It Will Be Enough

Surely it will.

It will be enough when the books, written by me, are on the shelves and people are smiling, snorting, crying, or shaking their heads as my words strike their funny bones or collide with their souls.

Or it will be enough when words of respect and affirmation for me are spoken aloud, and the exaltation I tried not to want is voiced in the hearing of all who have known me.

Or surely it will be enough when the one I love walks with me through the blossoms, holding my hand as we dream about the future and laugh often because we both think the other’s jokes are unrivaled.

It will be enough when the blue-eyed child runs to snuggle with me, calling me “Mama” because with me is the place where he is safe and loved and at home.

Or it will be enough when the children of my children make me proud with their diplomas, their paintings, and their babies.

Right?

Surely it will be enough.

But what if it isn’t?

What if, for every positive review of my books, there is someone laughing, not at my jokes, but at the absurdity of the idea that this author thought she was capable of writing?

What if, after all the affirming words are said, I still feel empty and long for more?

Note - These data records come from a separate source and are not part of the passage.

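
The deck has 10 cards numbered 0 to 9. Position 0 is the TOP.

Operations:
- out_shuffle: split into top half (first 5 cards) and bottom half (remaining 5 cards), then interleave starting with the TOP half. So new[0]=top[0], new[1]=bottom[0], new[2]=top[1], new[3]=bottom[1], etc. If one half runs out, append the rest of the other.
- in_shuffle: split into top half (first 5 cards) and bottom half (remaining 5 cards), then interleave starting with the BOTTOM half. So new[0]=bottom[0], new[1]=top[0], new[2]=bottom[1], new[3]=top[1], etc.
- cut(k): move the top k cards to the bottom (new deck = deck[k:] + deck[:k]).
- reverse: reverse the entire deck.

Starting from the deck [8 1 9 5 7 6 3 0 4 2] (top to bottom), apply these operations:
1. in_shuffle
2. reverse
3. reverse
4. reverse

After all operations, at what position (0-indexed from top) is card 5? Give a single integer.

Answer: 2

Derivation:
After op 1 (in_shuffle): [6 8 3 1 0 9 4 5 2 7]
After op 2 (reverse): [7 2 5 4 9 0 1 3 8 6]
After op 3 (reverse): [6 8 3 1 0 9 4 5 2 7]
After op 4 (reverse): [7 2 5 4 9 0 1 3 8 6]
Card 5 is at position 2.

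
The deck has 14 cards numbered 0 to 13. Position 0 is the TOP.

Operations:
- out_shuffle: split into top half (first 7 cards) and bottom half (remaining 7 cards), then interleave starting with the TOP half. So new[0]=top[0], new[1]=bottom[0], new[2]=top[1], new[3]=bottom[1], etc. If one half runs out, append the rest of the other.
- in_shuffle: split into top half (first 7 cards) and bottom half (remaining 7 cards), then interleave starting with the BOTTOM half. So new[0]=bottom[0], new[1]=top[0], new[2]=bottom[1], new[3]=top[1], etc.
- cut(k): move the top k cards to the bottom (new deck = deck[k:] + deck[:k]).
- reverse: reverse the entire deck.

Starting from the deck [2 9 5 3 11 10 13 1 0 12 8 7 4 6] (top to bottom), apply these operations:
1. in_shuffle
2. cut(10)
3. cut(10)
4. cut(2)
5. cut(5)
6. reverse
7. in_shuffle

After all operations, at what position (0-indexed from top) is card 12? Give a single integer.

Answer: 2

Derivation:
After op 1 (in_shuffle): [1 2 0 9 12 5 8 3 7 11 4 10 6 13]
After op 2 (cut(10)): [4 10 6 13 1 2 0 9 12 5 8 3 7 11]
After op 3 (cut(10)): [8 3 7 11 4 10 6 13 1 2 0 9 12 5]
After op 4 (cut(2)): [7 11 4 10 6 13 1 2 0 9 12 5 8 3]
After op 5 (cut(5)): [13 1 2 0 9 12 5 8 3 7 11 4 10 6]
After op 6 (reverse): [6 10 4 11 7 3 8 5 12 9 0 2 1 13]
After op 7 (in_shuffle): [5 6 12 10 9 4 0 11 2 7 1 3 13 8]
Card 12 is at position 2.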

What if we miss blossom season because we’re too busy, and when we finally make time to go on a walk it’s too hot to hold hands, and I’m not dreaming about the future because I’m mad about something he did this morning, and the flies don’t stop landing on my head, and we both think the other’s silence is unrivaled?

What if the blue-eyed child is running to “Mama” for the fifth time in the night when all I want to do is to sleep uninterrupted for once in my life?

What if the children of my children live in the depths of mental illness and depression and I don’t know how to help?

What if my “what ifs” do not even come close to the disappointment, darkness, and loss I will experience during my life?

Sometimes I wonder if it is even worth it to dream and desire if all paths lead to brokenness and the wisest man in the history of the world concluded that everything is meaningless.

But I cannot live that way.

I will continue to dream and desire, but I will not expect my accomplishments or circumstances to be my life and fulfillment.

It will be enough when I am with and fully reconciled to the beautiful God, the Life, for whom I was made.

And what if…

What if this being with Him takes the blinders off and makes me realize that all along, I had everything because I had Him –the Living Water and the Love that would not let me go?